Ah, yes, the one set in the Michigan suburbs. Aside from two major pranks involving a webcam and some powerful laxatives placed in a coffee (sorry, Finch, a "mocachino), American Pie plays like a raunchy, run-of-the-mill high school sitcom. Characters talk in class, in their bedrooms, on the field, and in locker rooms--all leading up to more conversations at the post-prom lake house party, hosted by class jerk, Stifler (Seann William Scott).
Movies this dialogue-heavy must, by definition, feature compelling dialogue. Sadly, screenwriter Adam Herz excels in situations more than conversations. The characters talk to one another, a lot, but rarely is there any "zing" to what they have to say. Aside from introducing the term "MILF" to the world (on behalf of a grateful planet, Mr. Herz, thank you), I can't think of a single, interesting thing anyone says in this movie.
In fairness to the writer, the cast doesn't exactly pop off the screen. I swear, Herz must have been forced by Universal execs to make his gang of guys a foursome; it shows in the dead storylines of Oz and Kevin. Oz puts the moves on a girl in the glee club (Mena Suvari, whom I don't recall being this terrible), and Kevin goes through hell to get his commitment-obsessed girlfriend, Vicky (Tara Reid), to sleep with him. The black hole generated by this quartet's lack of charisma is a greater threat to the fabric of reality than the Large Hadron Collider ever was.
No, the stand-outs here are not quite in the main cast (except for Biggs, who breaks the Porky's "Pee Wee" mold with self-deprecating humor that masks his loins' desperation). As Stifler, Scott saves the movie from blandness. He brings a new dimension to a character that we'd normally see as the clueless bully or dumb jock--he's both of those things, but he navigates every social circle in the school, making us believe that he could rise to the level of most popular and most reviled upper-classman.
Surprisingly, it's the adults that make the greatest impression. Eugene Levy plays Jim's well-intentioned-but-really-awkward dad with a sweetness that surpasses that description. He's the definition of hands-off parenting, but is always available to give advice when it's obvious his son needs pointers (and sometimes, when he doesn't). The biggest revelation, in hindsight, is Jennifer Coolidge as Stifler's Mom. Rather than the sour-faced-ditz role she would go on to perfect in Christopher Guest's mockumentaries and on TV's 2 Broke Girls, she's a boozy, sultry cougar who winds up in a reverse-seduction with Finch.* I couldn't take my eyes off her; it's as if Ashton Kutcher had popped up in an Italian Holocaust drama and nailed it.

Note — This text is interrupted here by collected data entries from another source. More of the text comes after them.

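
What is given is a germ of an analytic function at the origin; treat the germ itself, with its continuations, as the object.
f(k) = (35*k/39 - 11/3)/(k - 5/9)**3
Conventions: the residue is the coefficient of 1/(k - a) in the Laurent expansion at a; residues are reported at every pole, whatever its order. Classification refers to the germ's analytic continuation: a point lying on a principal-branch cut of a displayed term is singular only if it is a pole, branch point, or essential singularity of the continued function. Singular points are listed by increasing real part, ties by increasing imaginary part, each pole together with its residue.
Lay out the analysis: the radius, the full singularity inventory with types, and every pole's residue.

Radius of convergence at 0: 5/9.
At 5/9: a pole of order 3; residue 0.

Denominator factor (k - 5/9)^3: pole of order 3 at 5/9, modulus 5/9.
The radius of convergence is the smallest modulus among the singular points: 5/9.
At the order-3 pole 5/9 set g(k) = (k - (5/9))^3*f(k) = 35*k/39 - 11/3.
Order-3 pole: residue = g''(a)/2; g''(5/9) = 0, so the residue is 0.


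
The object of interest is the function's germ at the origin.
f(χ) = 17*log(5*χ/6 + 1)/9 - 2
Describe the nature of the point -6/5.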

In the end, American Pie is an okay movie. As sex comedies go, it's hardly a classic, and will likely be remembered more for its popularity than its hilarity. I'll admit that seeing semen in a beer cup is still kind of shocking, but that's not enough to hang an entire picture on (insert joke about Shannon Elizabeth's rack here). Herz and directors Paul and Chris Weitz may have brought the raunchy sex comedy back from the dead, but their movie is an analog zombie in a digital age. Worse yet, it's an analog zombie on the cusp of the digital age--an uncomfortable beast trapped between a time when kids had to go looking for sex and an era when they have to look for places to avoid it.
*Finch hooks up with Stifler's Mom thanks to a prank that deprived him of a prom date. The scene in which he realizes that not only was he the (literal) butt of a joke but that he'd become a humiliated social outcast is one of the film's few, genuinely sincere moments.